有形固定資産の評価額は、決算統計の普通建設事業費の額を累計することにより求めることとした。普通建設事業費とは、道路、橋りょう、学校、庁舎等公共用又は公用施設の新増設等の資産形成に資する事業に要する投資的経費である。

また、実際の有形固定資産が、土地を除いて、経常的に減価している事実に鑑み、後世代に継承される資産を把握する観点から減価償却を行うこととした。

なお、減価償却は耐用年数が資産の特性を極力反映していることが望ましいこと、決算統計資料との整合性を図ることが好ましいこと等を勘案し、決算統計の普通建設事業費の区分ごとに、地方公営企業法施行規則の定める耐用年数等を参考にして耐用年数を設けることとした。
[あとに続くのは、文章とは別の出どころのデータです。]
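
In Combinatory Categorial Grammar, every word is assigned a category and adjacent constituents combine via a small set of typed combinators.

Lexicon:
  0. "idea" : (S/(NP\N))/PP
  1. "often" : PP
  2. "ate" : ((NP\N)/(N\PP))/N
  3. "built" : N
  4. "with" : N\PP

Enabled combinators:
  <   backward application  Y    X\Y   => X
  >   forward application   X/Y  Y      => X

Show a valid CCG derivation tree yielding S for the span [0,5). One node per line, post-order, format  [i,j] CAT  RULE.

[0,1] (S/(NP\N))/PP  lex  "idea"
[1,2] PP  lex  "often"
[0,2] S/(NP\N)  >  k=1
[2,3] ((NP\N)/(N\PP))/N  lex  "ate"
[3,4] N  lex  "built"
[2,4] (NP\N)/(N\PP)  >  k=3
[4,5] N\PP  lex  "with"
[2,5] NP\N  >  k=4
[0,5] S  >  k=2

[0,5] S   >
  [0,2] S/(NP\N)   >
    [0,1] "idea" : (S/(NP\N))/PP
    [1,2] "often" : PP
  [2,5] NP\N   >
    [2,4] (NP\N)/(N\PP)   >
      [2,3] "ate" : ((NP\N)/(N\PP))/N
      [3,4] "built" : N
    [4,5] "with" : N\PP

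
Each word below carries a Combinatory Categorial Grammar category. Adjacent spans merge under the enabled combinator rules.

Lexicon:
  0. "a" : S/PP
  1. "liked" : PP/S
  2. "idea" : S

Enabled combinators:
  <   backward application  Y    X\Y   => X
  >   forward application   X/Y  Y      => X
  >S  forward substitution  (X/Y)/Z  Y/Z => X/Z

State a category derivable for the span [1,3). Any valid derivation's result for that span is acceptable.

[0,3] S   >
  [0,1] "a" : S/PP
  [1,3] PP   >
    [1,2] "liked" : PP/S
    [2,3] "idea" : S

PP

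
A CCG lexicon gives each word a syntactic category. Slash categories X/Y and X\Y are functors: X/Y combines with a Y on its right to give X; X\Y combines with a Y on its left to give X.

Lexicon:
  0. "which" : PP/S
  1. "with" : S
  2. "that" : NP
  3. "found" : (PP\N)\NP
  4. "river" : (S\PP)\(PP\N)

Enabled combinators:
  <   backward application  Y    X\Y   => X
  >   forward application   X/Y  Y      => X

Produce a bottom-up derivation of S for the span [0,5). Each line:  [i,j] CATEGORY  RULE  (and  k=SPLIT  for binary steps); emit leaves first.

[0,5] S   <
  [0,2] PP   >
    [0,1] "which" : PP/S
    [1,2] "with" : S
  [2,5] S\PP   <
    [2,4] PP\N   <
      [2,3] "that" : NP
      [3,4] "found" : (PP\N)\NP
    [4,5] "river" : (S\PP)\(PP\N)

[0,1] PP/S  lex  "which"
[1,2] S  lex  "with"
[0,2] PP  >  k=1
[2,3] NP  lex  "that"
[3,4] (PP\N)\NP  lex  "found"
[2,4] PP\N  <  k=3
[4,5] (S\PP)\(PP\N)  lex  "river"
[2,5] S\PP  <  k=4
[0,5] S  <  k=2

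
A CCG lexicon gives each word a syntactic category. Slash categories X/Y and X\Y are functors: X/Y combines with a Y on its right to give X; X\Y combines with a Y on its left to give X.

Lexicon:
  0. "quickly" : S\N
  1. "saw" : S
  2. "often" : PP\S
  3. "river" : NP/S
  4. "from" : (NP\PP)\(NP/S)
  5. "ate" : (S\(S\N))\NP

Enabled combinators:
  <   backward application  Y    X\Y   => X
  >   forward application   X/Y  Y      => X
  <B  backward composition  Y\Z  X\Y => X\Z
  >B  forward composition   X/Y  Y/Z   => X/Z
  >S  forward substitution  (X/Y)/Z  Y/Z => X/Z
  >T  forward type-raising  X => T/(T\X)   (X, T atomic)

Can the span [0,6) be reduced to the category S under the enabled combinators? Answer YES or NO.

YES

[0,6] S   <
  [0,1] "quickly" : S\N
  [1,6] S\(S\N)   <
    [1,5] NP   <
      [1,3] PP   <
        [1,2] "saw" : S
        [2,3] "often" : PP\S
      [3,5] NP\PP   <
        [3,4] "river" : NP/S
        [4,5] "from" : (NP\PP)\(NP/S)
    [5,6] "ate" : (S\(S\N))\NP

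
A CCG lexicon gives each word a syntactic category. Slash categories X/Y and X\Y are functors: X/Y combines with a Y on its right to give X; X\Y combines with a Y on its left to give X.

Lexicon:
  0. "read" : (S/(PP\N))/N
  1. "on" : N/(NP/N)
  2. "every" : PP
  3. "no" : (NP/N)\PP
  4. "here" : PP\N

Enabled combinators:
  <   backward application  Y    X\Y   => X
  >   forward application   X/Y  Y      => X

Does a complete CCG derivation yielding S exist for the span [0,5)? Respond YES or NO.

YES

[0,5] S   >
  [0,4] S/(PP\N)   >
    [0,1] "read" : (S/(PP\N))/N
    [1,4] N   >
      [1,2] "on" : N/(NP/N)
      [2,4] NP/N   <
        [2,3] "every" : PP
        [3,4] "no" : (NP/N)\PP
  [4,5] "here" : PP\N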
維持補修等を行うことによって、相当長期にわたって供用されることが予想される資産があるが、こうした資産についても、実際に経常的に減価している事実に鑑み、耐用年数を設けることとした。

国等より補助金等の交付を受けて形成された有形固定資産は計上することとしたが、他団体に支出した補助金、負担金等により形成された有形固定資産は計上しないこととした。これは、当該団体が所有・管理する財産を資産計上するとの考え方に基づくものである。

また、有形固定資産は行政目的別に分類・表示することとし、別途内書きで土地の取得累計額を一括表示することとした。これは、バランスシートができるだけ財政運営にも役立つように資産形成分野を明らかにすることが望ましい、との考え方によったものである。

なお、当該団体に形成されている資産の状況を住民にわかりやすく開示する観点から、決算書に添付される「財産に関する調書」等の内容を踏まえ、主な有形固定資産について、附属書類で取得価額、減価償却累計額等の情報を表示することとし、土地については附属書類で主要な分野ごとの昭和44年度以降の取得累計額を明らかにすることとする。

また、今回の研究会の検討においては繰延資産は設けないこととした。繰延資産は将来費用化するものを資産の計算項目として計上する手法であるが、今回の研究では、損益計算を前提としていないこと等から繰延資産は設けないこととしたものである。

 

負債の部では、次のような検討を行った。

 

地方債に関連しては、将来の交付税措置が予定されている地方債の表示方法が議論された。この場合、将来の交付税措置とは基準財政需要額に公債費の一定割合を含めて算定するということであって、後年度に現金の収入が予定されることと同義ではないので、本表に表示等しないこととした。